After thousands of years of near stability, Florida reefs are now shrinking
After three thousand years of precarious stability, when reefs in the Florida Keys managed to grow as much as they deteriorated, scientists now know the only inshore reef in the continental U.S. has passed that tipping point.
In a new study, the U.S. Geological Survey found that most of the reef is now shrinking, with coral unable to fend off rising temperatures and other threats.
“It's not that erosion is actually increasing. It's just that there are fewer corals out there now that are building that structure,” said lead author and USGS research scientist Lauren Toth. “Erosion is now the dominant process.”
Over the last few decades, corals on the reef have been hammered by warmer water and ocean heat waves, disease and hurricanes. In the late 1990s, a global bleaching event slowed coral growth on about 75 percent of the reef tract. Then in 2010, a historic freeze descended on South Florida. Four years later, a stony coral disease that attacks reef-building boulder corals was discovered off Virginia Key and rapidly spread.
The estimate is likely overly conservative, the researchers said, because they did not model impacts from climate change or reef-crushing hurricanes.
If the U.S. loses its reef tract, it loses a powerful defense against more intense hurricanes fueled by climate change. A 2019 estimate put the value at nearly $2 billion, although Toth said USGS researchers are working on updating the amount.
Of the 49 reefs examined in the Keys, home to two-thirds of the tract, Toth said only a handful of inshore patch reefs seem to be hanging on, likely helped by turbulent, cloudy water that can shade corals.
The finding comes after nearly a decade of trying to understand the reef’s millenniums-long history and how it grew at various times in its ancient history, she said.
“We started out looking at these geologic time scales where we were studying the growth of reefs over thousands and thousands of years,” she said. “We're all interested in what's going to happen to reefs in the future. But we realized to answer that question, we needed the piece of time that the geologic record doesn't capture, so that recent history of reefs.”
The busiest, healthiest time for the reef occurred 7,000 years ago when the fastest growth occurred. During the Bronze Age, about 3,000 years ago, it leveled off, reaching a kind of equilibrium.
“They've kind of been balanced at this tipping point where there were still coral there, but it wasn't enough to produce a lot of new reef structure,” she said.
To calculate the rate, the researchers looked at what they call the carbonate budget.
“It works similarly to a financial budget,” Toth said. “You have a positive side and a negative side of the equation.”
Positive is obvious: the amount of coral growing. The negative erosion side is determined by the amount of reef-eroding organisms are present, including sea urchins, sponges and parrotfish.
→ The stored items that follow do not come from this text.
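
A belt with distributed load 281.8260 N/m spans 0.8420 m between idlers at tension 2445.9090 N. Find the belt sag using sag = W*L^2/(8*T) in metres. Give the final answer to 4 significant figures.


sag = 281.8260 * 0.8420^2 / (8 * 2445.9090)
sag = 0.01021 m


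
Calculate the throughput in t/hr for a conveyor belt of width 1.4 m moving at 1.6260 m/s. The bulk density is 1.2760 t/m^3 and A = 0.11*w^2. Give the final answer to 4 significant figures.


A = 0.11 * 1.4^2 = 0.2156 m^2
C = 0.2156 * 1.6260 * 1.2760 * 3600
C = 1610 t/hr


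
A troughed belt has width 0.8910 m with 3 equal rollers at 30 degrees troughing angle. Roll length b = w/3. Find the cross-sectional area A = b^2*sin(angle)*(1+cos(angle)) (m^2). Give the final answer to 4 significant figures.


b = 0.8910/3 = 0.297 m
A = 0.297^2 * sin(30 deg) * (1 + cos(30 deg))
A = 0.08230 m^2


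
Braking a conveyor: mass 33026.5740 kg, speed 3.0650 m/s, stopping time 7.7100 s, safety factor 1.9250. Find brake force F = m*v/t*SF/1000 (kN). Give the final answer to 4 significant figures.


F = 33026.5740 * 3.0650 / 7.7100 * 1.9250 / 1000
F = 25.27 kN


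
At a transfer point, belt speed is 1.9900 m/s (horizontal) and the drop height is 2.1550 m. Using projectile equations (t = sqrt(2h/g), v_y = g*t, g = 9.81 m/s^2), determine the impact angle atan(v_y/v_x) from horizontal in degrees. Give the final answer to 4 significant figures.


t = sqrt(2*2.1550/9.81) = 0.662833 s
v_y = 9.81 * 0.662833 = 6.50239 m/s
angle = atan(6.50239 / 1.9900) = 72.98 deg


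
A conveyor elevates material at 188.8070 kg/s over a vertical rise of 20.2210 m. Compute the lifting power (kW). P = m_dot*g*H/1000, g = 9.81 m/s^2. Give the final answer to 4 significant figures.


P = 188.8070 * 9.81 * 20.2210 / 1000
P = 37.45 kW


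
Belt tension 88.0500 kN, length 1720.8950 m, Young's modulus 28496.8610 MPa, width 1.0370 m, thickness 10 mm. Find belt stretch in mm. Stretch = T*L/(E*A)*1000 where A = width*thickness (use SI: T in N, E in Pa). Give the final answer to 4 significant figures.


A = 1.0370 * 0.01 = 0.01037 m^2
Stretch = 88.0500*1000 * 1720.8950 / (28496.8610e6 * 0.01037) * 1000
Stretch = 512.8 mm


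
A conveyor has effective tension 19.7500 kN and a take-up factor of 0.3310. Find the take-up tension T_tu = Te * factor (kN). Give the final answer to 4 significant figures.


T_tu = 19.7500 * 0.3310
T_tu = 6.537 kN


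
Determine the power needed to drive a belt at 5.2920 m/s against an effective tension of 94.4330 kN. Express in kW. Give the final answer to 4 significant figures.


P = Te * v = 94.4330 * 5.2920
P = 499.7 kW


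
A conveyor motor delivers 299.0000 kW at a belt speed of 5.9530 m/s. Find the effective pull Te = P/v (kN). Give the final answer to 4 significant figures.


Te = P / v = 299.0000 / 5.9530
Te = 50.23 kN


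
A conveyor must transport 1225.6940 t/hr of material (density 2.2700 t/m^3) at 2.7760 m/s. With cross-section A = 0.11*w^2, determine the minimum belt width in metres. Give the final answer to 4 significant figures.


A_req = 1225.6940 / (2.7760 * 2.2700 * 3600) = 0.0540299 m^2
w = sqrt(0.0540299 / 0.11)
w = 0.7008 m


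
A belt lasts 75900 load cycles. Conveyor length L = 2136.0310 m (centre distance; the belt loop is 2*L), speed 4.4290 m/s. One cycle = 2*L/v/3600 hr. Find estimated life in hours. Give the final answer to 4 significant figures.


cycle_time = 2 * 2136.0310 / 4.4290 / 3600 = 0.267935 hr
life = 75900 * 0.267935 = 20340 hours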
While this marine life is needed for a healthy reef, when corals grow too slowly, they can strip a reef.
"None of these eroding species are a bad thing on the reef,” she said, “as long as their eroding actions are in balance with coral growth.”
As part of the study, the team also looked at restoration efforts now underway.
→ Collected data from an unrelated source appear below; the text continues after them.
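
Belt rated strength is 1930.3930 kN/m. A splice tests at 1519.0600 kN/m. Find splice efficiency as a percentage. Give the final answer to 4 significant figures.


Eff = 1519.0600 / 1930.3930 * 100
Eff = 78.69 %


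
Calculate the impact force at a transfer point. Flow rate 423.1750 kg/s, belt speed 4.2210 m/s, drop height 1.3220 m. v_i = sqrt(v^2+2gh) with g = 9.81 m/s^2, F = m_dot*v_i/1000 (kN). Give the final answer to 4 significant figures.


v_i = sqrt(4.2210^2 + 2*9.81*1.3220) = 6.61472 m/s
F = 423.1750 * 6.61472 / 1000
F = 2.799 kN


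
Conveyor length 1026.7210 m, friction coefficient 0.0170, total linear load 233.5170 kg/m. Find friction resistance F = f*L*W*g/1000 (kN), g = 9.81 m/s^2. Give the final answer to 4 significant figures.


F = 0.0170 * 1026.7210 * 233.5170 * 9.81 / 1000
F = 39.98 kN


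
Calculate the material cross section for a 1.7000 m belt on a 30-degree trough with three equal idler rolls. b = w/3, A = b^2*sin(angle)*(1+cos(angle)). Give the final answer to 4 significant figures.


b = 1.7000/3 = 0.566667 m
A = 0.566667^2 * sin(30 deg) * (1 + cos(30 deg))
A = 0.2996 m^2


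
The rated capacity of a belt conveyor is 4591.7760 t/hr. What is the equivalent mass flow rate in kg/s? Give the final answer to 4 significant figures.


m_dot = 4591.7760 * 1000 / 3600
m_dot = 1275 kg/s


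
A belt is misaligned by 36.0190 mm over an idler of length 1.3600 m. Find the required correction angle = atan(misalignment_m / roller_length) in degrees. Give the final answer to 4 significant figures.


misalign_m = 36.0190 / 1000 = 0.036019 m
angle = atan(0.036019 / 1.3600)
angle = 1.517 deg


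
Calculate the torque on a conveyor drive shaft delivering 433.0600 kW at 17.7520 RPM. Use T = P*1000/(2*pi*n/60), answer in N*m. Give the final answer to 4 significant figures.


omega = 2*pi*17.7520/60 = 1.85899 rad/s
T = 433.0600*1000 / 1.85899
T = 233000 N*m


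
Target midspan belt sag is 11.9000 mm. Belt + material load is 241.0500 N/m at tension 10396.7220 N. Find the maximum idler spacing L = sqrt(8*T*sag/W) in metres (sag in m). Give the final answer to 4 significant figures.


sag = 11.9000/1000 = 0.011900 m
L = sqrt(8 * 10396.7220 * 0.011900 / 241.0500)
L = 2.026 m


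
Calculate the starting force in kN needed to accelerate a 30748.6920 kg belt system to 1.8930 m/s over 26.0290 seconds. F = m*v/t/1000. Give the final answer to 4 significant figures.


F = 30748.6920 * 1.8930 / 26.0290 / 1000
F = 2.236 kN


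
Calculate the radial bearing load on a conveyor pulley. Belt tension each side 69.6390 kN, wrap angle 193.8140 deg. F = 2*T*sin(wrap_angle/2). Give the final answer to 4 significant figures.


F = 2 * 69.6390 * sin(193.8140/2 deg)
F = 138.3 kN


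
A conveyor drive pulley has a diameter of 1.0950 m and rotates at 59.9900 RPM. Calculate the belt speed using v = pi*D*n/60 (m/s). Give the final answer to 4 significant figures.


v = pi * 1.0950 * 59.9900 / 60
v = 3.439 m/s


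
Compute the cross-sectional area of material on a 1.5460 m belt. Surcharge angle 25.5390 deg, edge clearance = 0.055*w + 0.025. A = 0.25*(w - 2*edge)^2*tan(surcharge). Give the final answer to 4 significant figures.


edge = 0.055*1.5460 + 0.025 = 0.11003 m
ew = 1.5460 - 2*0.11003 = 1.32594 m
A = 0.25 * 1.32594^2 * tan(25.5390 deg)
A = 0.2100 m^2


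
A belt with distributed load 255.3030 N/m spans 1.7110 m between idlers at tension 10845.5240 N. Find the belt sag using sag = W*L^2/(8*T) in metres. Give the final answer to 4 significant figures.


sag = 255.3030 * 1.7110^2 / (8 * 10845.5240)
sag = 0.008614 m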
Three years ago, the National Oceanic and Atmospheric Administration unveiled a 20-year planto restore seven reefs in the Florida Keys. The first phase is expected to cost about $97 million, last five to seven years, and focus on replanting fast-growing staghorn and elkhorn coral grown in nurseries and apparently immune to stony coral disease.
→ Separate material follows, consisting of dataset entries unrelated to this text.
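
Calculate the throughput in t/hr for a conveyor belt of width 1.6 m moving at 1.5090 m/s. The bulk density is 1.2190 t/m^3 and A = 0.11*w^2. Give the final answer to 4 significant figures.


A = 0.11 * 1.6^2 = 0.2816 m^2
C = 0.2816 * 1.5090 * 1.2190 * 3600
C = 1865 t/hr


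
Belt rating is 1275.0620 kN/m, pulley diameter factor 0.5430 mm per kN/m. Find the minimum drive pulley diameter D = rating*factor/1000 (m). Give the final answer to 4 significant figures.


D = 1275.0620 * 0.5430 / 1000
D = 0.6924 m


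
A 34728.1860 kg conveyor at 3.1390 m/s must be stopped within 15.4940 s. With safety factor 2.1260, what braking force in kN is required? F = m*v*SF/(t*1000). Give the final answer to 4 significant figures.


F = 34728.1860 * 3.1390 / 15.4940 * 2.1260 / 1000
F = 14.96 kN


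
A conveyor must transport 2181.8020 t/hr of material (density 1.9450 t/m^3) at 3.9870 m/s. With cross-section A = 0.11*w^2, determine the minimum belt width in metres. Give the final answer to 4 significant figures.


A_req = 2181.8020 / (3.9870 * 1.9450 * 3600) = 0.0781532 m^2
w = sqrt(0.0781532 / 0.11)
w = 0.8429 m


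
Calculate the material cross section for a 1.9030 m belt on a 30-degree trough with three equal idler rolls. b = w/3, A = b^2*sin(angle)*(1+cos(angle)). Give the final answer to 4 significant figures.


b = 1.9030/3 = 0.634333 m
A = 0.634333^2 * sin(30 deg) * (1 + cos(30 deg))
A = 0.3754 m^2


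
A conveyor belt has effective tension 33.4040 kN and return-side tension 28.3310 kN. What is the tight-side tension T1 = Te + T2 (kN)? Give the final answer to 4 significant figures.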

When the researchers modeled the targets set by the plan with their erosion data, they found the work reversed the downward spiral.
“They would potentially grow at rates as high as we saw 7000 years ago,” Toth said.
What’s standing in the way is climate change and disease.
“Restoration, of course, is only going to be one piece of saving coral reefs. We have to address those bigger threats. We have to address climate change and all the other things that cause coral mortality,” she said. “But restoration provides us a way of starting to reverse that trend of coral loss and declining reef growth in the very near future.”